Pferderennen

Derbysieger Pastorius gewinnt auch Preis der Deutschen Einheit

Jetzt Startchance in Ascot - Drama um Danedream

- Franz Prinz von Auersperg strahlte mit der Sonne um die Wette. Grund für die gute Laune des Adligen war der Sieg seines Hengstes Pastorius beim 22. Preis der Deutschen Einheit auf der Galopprennbahn in Hoppegarten. Und seine Hoheit geruhte auf Nachfrage zu scherzen. Ob er einer aus dem Geschlecht sei, dessen Erfolg im Leben man in Stein meißeln solle, oder ob seine Vorfahren ebenfalls über ein gerüttelt Maß an Tüchtigkeit verfügt hätten, lautetet die Frage bei der Siegerehrung. "Nein, nein, ganz und gar nicht", begann die Antwort, auch die Vorfahren vor rund 500 Jahren hätten es durchaus verstanden, Geld zu verdienen. "Allerdings hätten die damals dafür auch öfter mal Leute umbringen müssen."

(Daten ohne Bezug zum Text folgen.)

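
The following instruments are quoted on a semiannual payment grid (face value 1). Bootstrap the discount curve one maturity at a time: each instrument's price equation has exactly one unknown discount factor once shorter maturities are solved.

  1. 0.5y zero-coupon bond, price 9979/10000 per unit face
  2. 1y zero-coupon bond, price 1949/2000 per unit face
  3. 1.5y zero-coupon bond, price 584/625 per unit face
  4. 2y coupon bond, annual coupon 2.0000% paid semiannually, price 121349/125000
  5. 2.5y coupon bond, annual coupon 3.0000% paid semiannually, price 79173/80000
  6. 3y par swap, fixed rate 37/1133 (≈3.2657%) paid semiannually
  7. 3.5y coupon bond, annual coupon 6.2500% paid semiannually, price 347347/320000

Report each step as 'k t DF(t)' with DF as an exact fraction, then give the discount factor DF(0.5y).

1 1/2 9979/10000
2 1 1949/2000
3 3/2 584/625
4 2 2331/2500
5 5/2 9183/10000
6 3 363/400
7 7/2 8809/10000
DF(0.5y) = 9979/10000 ≈ 0.997900

step 1 [0.5y] zero: DF = P = 9979/10000 ≈ 0.997900
step 2 [1y] zero: DF = P = 1949/2000 ≈ 0.974500
step 3 [1.5y] zero: DF = P = 584/625 ≈ 0.934400
step 4 [2y] bond c/2=1/100: DF=(121349/125000 − 1/100·(0.997900+0.974500+0.934400))/(1+1/100) = 2331/2500 ≈ 0.932400
step 5 [2.5y] bond c/2=3/200: DF=(79173/80000 − 3/200·(0.997900+0.974500+0.934400+0.932400))/(1+3/200) = 9183/10000 ≈ 0.918300
step 6 [3y] swap r/2=37/2266: DF=(1 − 37/2266·(0.997900+0.974500+0.934400+0.932400+0.918300))/(1+37/2266) = 363/400 ≈ 0.907500
step 7 [3.5y] bond c/2=1/32: DF=(347347/320000 − 1/32·(0.997900+0.974500+0.934400+0.932400+0.918300+0.907500))/(1+1/32) = 8809/10000 ≈ 0.880900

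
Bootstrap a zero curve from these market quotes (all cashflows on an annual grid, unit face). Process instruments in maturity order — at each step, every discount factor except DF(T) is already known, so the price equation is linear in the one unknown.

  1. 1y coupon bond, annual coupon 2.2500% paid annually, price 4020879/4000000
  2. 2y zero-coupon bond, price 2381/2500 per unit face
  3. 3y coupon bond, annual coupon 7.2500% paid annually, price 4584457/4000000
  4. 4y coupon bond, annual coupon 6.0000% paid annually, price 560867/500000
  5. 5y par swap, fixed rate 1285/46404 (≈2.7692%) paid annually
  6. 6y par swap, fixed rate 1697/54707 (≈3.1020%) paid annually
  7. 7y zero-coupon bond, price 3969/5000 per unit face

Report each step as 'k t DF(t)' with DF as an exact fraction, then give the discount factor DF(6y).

1 1 9831/10000
2 2 2381/2500
3 3 4689/5000
4 4 2239/2500
5 5 1743/2000
6 6 8303/10000
7 7 3969/5000
DF(6y) = 8303/10000 ≈ 0.830300

step 1 [1y] bond c/1=9/400: DF=(4020879/4000000 − 9/400·(0))/(1+9/400) = 9831/10000 ≈ 0.983100
step 2 [2y] zero: DF = P = 2381/2500 ≈ 0.952400
step 3 [3y] bond c/1=29/400: DF=(4584457/4000000 − 29/400·(0.983100+0.952400))/(1+29/400) = 4689/5000 ≈ 0.937800
step 4 [4y] bond c/1=3/50: DF=(560867/500000 − 3/50·(0.983100+0.952400+0.937800))/(1+3/50) = 2239/2500 ≈ 0.895600
step 5 [5y] swap r/1=1285/46404: DF=(1 − 1285/46404·(0.983100+0.952400+0.937800+0.895600))/(1+1285/46404) = 1743/2000 ≈ 0.871500
step 6 [6y] swap r/1=1697/54707: DF=(1 − 1697/54707·(0.983100+0.952400+0.937800+0.895600+0.871500))/(1+1697/54707) = 8303/10000 ≈ 0.830300
step 7 [7y] zero: DF = P = 3969/5000 ≈ 0.793800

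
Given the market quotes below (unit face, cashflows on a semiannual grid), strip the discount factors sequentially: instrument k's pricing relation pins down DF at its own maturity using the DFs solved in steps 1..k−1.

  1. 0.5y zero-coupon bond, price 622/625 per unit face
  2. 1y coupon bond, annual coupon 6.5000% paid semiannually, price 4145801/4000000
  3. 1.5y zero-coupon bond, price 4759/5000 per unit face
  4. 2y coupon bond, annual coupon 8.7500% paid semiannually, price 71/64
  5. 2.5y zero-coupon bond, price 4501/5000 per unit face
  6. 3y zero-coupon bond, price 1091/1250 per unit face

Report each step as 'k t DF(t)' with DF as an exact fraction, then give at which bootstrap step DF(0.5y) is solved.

1 1/2 622/625
2 1 389/400
3 3/2 4759/5000
4 2 1881/2000
5 5/2 4501/5000
6 3 1091/1250
DF(0.5y) is solved at step 1

step 1 [0.5y] zero: DF = P = 622/625 ≈ 0.995200
step 2 [1y] bond c/2=13/400: DF=(4145801/4000000 − 13/400·(0.995200))/(1+13/400) = 389/400 ≈ 0.972500
step 3 [1.5y] zero: DF = P = 4759/5000 ≈ 0.951800
step 4 [2y] bond c/2=7/160: DF=(71/64 − 7/160·(0.995200+0.972500+0.951800))/(1+7/160) = 1881/2000 ≈ 0.940500
step 5 [2.5y] zero: DF = P = 4501/5000 ≈ 0.900200
step 6 [3y] zero: DF = P = 1091/1250 ≈ 0.872800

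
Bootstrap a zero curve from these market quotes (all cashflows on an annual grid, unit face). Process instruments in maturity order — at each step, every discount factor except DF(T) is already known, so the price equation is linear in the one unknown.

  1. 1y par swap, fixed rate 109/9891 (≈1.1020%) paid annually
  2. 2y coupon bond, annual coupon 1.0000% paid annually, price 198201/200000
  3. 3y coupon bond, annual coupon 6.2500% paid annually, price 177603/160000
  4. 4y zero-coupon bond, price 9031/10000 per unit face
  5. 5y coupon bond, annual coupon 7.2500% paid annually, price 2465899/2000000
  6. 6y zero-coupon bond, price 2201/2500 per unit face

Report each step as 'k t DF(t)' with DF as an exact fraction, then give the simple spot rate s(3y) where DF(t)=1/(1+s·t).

1 1 9891/10000
2 2 4857/5000
3 3 4647/5000
4 4 9031/10000
5 5 2233/2500
6 6 2201/2500
s(3y) = (1/(4647/5000) − 1)/(3) = 353/13941 ≈ 2.5321%

step 1 [1y] swap r/1=109/9891: DF=(1 − 109/9891·(0))/(1+109/9891) = 9891/10000 ≈ 0.989100
step 2 [2y] bond c/1=1/100: DF=(198201/200000 − 1/100·(0.989100))/(1+1/100) = 4857/5000 ≈ 0.971400
step 3 [3y] bond c/1=1/16: DF=(177603/160000 − 1/16·(0.989100+0.971400))/(1+1/16) = 4647/5000 ≈ 0.929400
step 4 [4y] zero: DF = P = 9031/10000 ≈ 0.903100
step 5 [5y] bond c/1=29/400: DF=(2465899/2000000 − 29/400·(0.989100+0.971400+0.929400+0.903100))/(1+29/400) = 2233/2500 ≈ 0.893200
step 6 [6y] zero: DF = P = 2201/2500 ≈ 0.880400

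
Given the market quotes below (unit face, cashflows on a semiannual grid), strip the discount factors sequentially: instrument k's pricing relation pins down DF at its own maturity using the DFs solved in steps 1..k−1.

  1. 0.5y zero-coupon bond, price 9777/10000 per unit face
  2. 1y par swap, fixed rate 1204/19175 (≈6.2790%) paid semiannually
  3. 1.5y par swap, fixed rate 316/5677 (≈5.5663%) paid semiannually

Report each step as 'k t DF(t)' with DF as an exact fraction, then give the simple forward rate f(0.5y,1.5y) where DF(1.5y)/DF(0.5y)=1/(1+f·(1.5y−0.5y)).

step 1 [0.5y] zero: DF = P = 9777/10000 ≈ 0.977700
step 2 [1y] swap r/2=602/19175: DF=(1 − 602/19175·(0.977700))/(1+602/19175) = 4699/5000 ≈ 0.939800
step 3 [1.5y] swap r/2=158/5677: DF=(1 − 158/5677·(0.977700+0.939800))/(1+158/5677) = 921/1000 ≈ 0.921000

1 1/2 9777/10000
2 1 4699/5000
3 3/2 921/1000
f(0.5y,1.5y) = ((9777/10000)/(921/1000) − 1)/(1) = 189/3070 ≈ 6.1564%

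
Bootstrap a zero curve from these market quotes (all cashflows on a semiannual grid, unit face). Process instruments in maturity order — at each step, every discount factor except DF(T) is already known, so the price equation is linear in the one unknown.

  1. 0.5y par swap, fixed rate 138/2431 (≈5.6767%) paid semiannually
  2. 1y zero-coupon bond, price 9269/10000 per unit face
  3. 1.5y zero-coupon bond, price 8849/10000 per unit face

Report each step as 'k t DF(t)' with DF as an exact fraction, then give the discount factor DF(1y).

1 1/2 2431/2500
2 1 9269/10000
3 3/2 8849/10000
DF(1y) = 9269/10000 ≈ 0.926900

step 1 [0.5y] swap r/2=69/2431: DF=(1 − 69/2431·(0))/(1+69/2431) = 2431/2500 ≈ 0.972400
step 2 [1y] zero: DF = P = 9269/10000 ≈ 0.926900
step 3 [1.5y] zero: DF = P = 8849/10000 ≈ 0.884900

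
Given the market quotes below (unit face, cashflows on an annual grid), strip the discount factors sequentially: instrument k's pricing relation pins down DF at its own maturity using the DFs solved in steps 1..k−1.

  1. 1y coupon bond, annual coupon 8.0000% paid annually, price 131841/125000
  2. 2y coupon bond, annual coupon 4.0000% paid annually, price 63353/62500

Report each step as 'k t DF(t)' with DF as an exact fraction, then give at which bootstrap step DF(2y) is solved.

1 1 4883/5000
2 2 9371/10000
DF(2y) is solved at step 2

step 1 [1y] bond c/1=2/25: DF=(131841/125000 − 2/25·(0))/(1+2/25) = 4883/5000 ≈ 0.976600
step 2 [2y] bond c/1=1/25: DF=(63353/62500 − 1/25·(0.976600))/(1+1/25) = 9371/10000 ≈ 0.937100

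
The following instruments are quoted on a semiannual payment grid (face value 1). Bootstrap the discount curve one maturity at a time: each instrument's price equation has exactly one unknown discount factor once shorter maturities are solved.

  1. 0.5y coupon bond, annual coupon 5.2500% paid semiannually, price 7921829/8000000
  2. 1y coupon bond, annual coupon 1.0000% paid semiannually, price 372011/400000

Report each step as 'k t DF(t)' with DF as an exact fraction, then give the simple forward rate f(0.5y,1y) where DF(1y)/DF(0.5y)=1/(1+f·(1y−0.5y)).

step 1 [0.5y] bond c/2=21/800: DF=(7921829/8000000 − 21/800·(0))/(1+21/800) = 9649/10000 ≈ 0.964900
step 2 [1y] bond c/2=1/200: DF=(372011/400000 − 1/200·(0.964900))/(1+1/200) = 4603/5000 ≈ 0.920600

1 1/2 9649/10000
2 1 4603/5000
f(0.5y,1y) = ((9649/10000)/(4603/5000) − 1)/(1/2) = 443/4603 ≈ 9.6242%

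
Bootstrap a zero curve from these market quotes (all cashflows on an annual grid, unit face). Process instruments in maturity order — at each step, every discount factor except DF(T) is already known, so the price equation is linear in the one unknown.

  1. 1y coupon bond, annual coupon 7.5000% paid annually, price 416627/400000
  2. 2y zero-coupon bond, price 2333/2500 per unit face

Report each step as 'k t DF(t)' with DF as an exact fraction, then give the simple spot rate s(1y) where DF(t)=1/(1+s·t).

step 1 [1y] bond c/1=3/40: DF=(416627/400000 − 3/40·(0))/(1+3/40) = 9689/10000 ≈ 0.968900
step 2 [2y] zero: DF = P = 2333/2500 ≈ 0.933200

1 1 9689/10000
2 2 2333/2500
s(1y) = (1/(9689/10000) − 1)/(1) = 311/9689 ≈ 3.2098%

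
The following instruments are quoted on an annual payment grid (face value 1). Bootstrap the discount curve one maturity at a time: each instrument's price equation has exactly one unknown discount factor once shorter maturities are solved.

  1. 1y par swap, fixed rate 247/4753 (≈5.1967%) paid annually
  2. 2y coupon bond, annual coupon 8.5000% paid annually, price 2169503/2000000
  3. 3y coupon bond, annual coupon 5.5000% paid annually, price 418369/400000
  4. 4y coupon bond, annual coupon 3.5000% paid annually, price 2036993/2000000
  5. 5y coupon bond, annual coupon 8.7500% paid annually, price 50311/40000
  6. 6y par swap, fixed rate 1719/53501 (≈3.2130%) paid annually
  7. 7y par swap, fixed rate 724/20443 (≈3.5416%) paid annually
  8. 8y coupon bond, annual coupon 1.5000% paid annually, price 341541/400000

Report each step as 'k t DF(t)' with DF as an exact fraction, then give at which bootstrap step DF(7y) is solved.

step 1 [1y] swap r/1=247/4753: DF=(1 − 247/4753·(0))/(1+247/4753) = 4753/5000 ≈ 0.950600
step 2 [2y] bond c/1=17/200: DF=(2169503/2000000 − 17/200·(0.950600))/(1+17/200) = 9253/10000 ≈ 0.925300
step 3 [3y] bond c/1=11/200: DF=(418369/400000 − 11/200·(0.950600+0.925300))/(1+11/200) = 1117/1250 ≈ 0.893600
step 4 [4y] bond c/1=7/200: DF=(2036993/2000000 − 7/200·(0.950600+0.925300+0.893600))/(1+7/200) = 1113/1250 ≈ 0.890400
step 5 [5y] bond c/1=7/80: DF=(50311/40000 − 7/80·(0.950600+0.925300+0.893600+0.890400))/(1+7/80) = 8621/10000 ≈ 0.862100
step 6 [6y] swap r/1=1719/53501: DF=(1 − 1719/53501·(0.950600+0.925300+0.893600+0.890400+0.862100))/(1+1719/53501) = 8281/10000 ≈ 0.828100
step 7 [7y] swap r/1=724/20443: DF=(1 − 724/20443·(0.950600+0.925300+0.893600+0.890400+0.862100+0.828100))/(1+724/20443) = 1957/2500 ≈ 0.782800
step 8 [8y] bond c/1=3/200: DF=(341541/400000 − 3/200·(0.950600+0.925300+0.893600+0.890400+0.862100+0.828100+0.782800))/(1+3/200) = 3753/5000 ≈ 0.750600

1 1 4753/5000
2 2 9253/10000
3 3 1117/1250
4 4 1113/1250
5 5 8621/10000
6 6 8281/10000
7 7 1957/2500
8 8 3753/5000
DF(7y) is solved at step 7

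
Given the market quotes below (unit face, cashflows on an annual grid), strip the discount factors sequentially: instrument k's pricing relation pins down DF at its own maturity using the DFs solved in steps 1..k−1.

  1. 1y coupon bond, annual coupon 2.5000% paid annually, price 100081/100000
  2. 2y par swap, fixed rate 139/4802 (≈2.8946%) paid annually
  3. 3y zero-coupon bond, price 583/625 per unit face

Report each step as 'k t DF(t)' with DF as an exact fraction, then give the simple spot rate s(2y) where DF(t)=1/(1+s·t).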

Im mit 80.000 Euro dotierten Hauptrennen hatte es vor annähernd 14.000 Zuschauern (darunter Boxtrainer Ulli Wegner und Eishockey-Spieler Sven Felski) lange nach einem Zweikampf zwischen Derbysieger Pastorius und dem Zweitplatzierten Durban Thunder unter Jockey Sam Hitchcott (England) ausgesehen. "Ich habe eingangs der Zielgeraden ein bisschen Angst gehabt und musste Pastorius mal richtig hart anfassen", schilderte Siegjockey Adrie de Vries die letzten 400 der 2000-Meter-Distanz. "Pastorius war ein bisschen zu relaxt. Er hat sich schwer getan. Aber ich war mir dann schon vor dem Ziel sicher, dass wir es packen würden", ließ der Niederländer wissen. Rang drei ging an Ostinato unter dem Ungarn Karoly Kerekes. Der Gewinner von 2010 und 2011, Russian Tango mit Eddie Pedroza, wurde Vierter. Der vorausgegangene Fehlstart wegen einer defekten Startmaschine hatte keines der Pferde benachteiligt.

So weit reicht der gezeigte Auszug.